Leah McCormack: I recall last year an animated conversation among some graduate-student volunteers about a story submission: According to them, the piece was, in a word, fantastic. The narrator was a gorilla. I was, to say the least, intrigued. The manuscript had passed through the volunteers’ hands and was being considered by the genre editors.

That story, “Something Ancient” by Brian Beglin, appeared in the Summer 2010 issue. It is indeed fantastic—and funny and poignant and heartbreaking. Like his father and grandfather before him, Roger (the gorilla) is outfitted with an electronic headband that allows him not only to communicate with humans but to work and live alongside them.
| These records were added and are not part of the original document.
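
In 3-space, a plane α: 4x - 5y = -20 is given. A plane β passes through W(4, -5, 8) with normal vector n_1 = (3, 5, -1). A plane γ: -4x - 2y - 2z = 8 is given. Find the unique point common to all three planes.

β: n_1·r = n_1·W gives 3x + 5y - z = -21.
Solving the 3×3 linear system 4x - 5y = -20, 3x + 5y - z = -21, -4x - 2y - 2z = 8 (e.g. by elimination or Cramer's rule, determinant = -98) gives (-5, 0, 6).

(-5, 0, 6)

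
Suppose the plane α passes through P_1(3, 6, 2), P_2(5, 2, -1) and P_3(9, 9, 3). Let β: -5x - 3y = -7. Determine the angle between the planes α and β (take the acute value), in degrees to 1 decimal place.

P_1P_2 = (2, -4, -3), P_1P_3 = (6, 3, 1); a normal to α is P_1P_2 × P_1P_3 = (5, -20, 30).
Using P_1: α has equation 5x - 20y + 30z = -45.
cos θ = |n₁·n₂| / (|n₁||n₂|) = |35| / (√1325 · √34).
θ = arccos(0.16490) ≈ 80.5°.

80.5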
Worn since childhood, the headband (or “rim”) has undermined Roger’s animal instincts, his gorilla identity, and he must negotiate life in the margins, just outside whatever it means to be human and whatever it means to be simian. Is love human? Is aggression not? Are words more telling than acts? “Something Ancient” asks of us these things—and offers new, and unsettling, insights into what makes us who we are.